Further observations on hippocampal neurons in dispersed cell culture

Abstract
The growth of the processes of dissociated hippocampal neurons from 18‐ to 20‐day‐old rat fetuses has been studied in vitro using a method that permits cells to be maintained at relatively low plating densities for periods up to three weeks (Banker and Cowan, '77). Most of the cells are spherical or ovoid when they first attach to the substratum (either polylysine or collagen) but within 24 to 48 hours they begin to put out processes, and by the end of the first week in culture a significant proportion (∼45%) come to resemble normal pyramidal cells with a more‐or‐less triangular shaped soma, a single dominant dendrite‐like process emerging from the apex of the soma, and several “basal dendrites” arising from the opposite pole of the cell. Comparisons of the lengths of these dendrite‐like processes with those of hippocampal cells in the brains of animals sacrificed on the fourth post‐natal day and impregnated by a variant of the Golgi‐Cox method, indicate that in some cases the rate of process formation in vitro approximates that in vivo and that the general form of the neurons is remarkably like that of immature pyramidal cells.
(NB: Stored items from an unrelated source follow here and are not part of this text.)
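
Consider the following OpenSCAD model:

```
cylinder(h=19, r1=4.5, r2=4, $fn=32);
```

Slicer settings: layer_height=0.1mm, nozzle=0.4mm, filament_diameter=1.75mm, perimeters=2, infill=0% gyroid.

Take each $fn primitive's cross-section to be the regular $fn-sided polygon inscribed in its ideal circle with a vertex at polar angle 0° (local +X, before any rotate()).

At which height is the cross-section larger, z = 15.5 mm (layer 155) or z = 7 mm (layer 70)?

layer 70 (z = 7 mm)

Layer 155 (z = 15.5): the cone (r1=4.5→r2=4) has section circumradius 4.092 here — a regular 32-gon (area = (32/2)·4.092²·sin(360°/32) = 52.27 mm²). So its area = 52.27 mm². Layer 70 (z = 7): the cone (r1=4.5→r2=4) has section circumradius 4.316 here — a regular 32-gon (area = (32/2)·4.316²·sin(360°/32) = 58.14 mm²). So its area = 58.14 mm². Layer 70 is larger (58.14 vs 52.27 mm²).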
After a week in culture a second type of process can be recognized. These tend to be finer than those we have identified as dendrites; they are relatively uniform in diameter, frequently give off branches at right angles, and in the electron microscope can be seen to form synapses upon the larger processes and cell somata. These axon‐like processes differ from the axons of normal pyramidal cells in two important respects: (i) most commonly they arise from one of the dendritic processes, including, on occasion, the putative “apical” dendrites, and only rarely from the base of the perikaryon; (ii) there may be two or more such processes from a single cell. The thicker, tapering processes can be shown (after incubation in 3H‐uridine) to contain large amounts of RNA; newly‐synthesized RNA does not extend into the finer, axon‐like processes.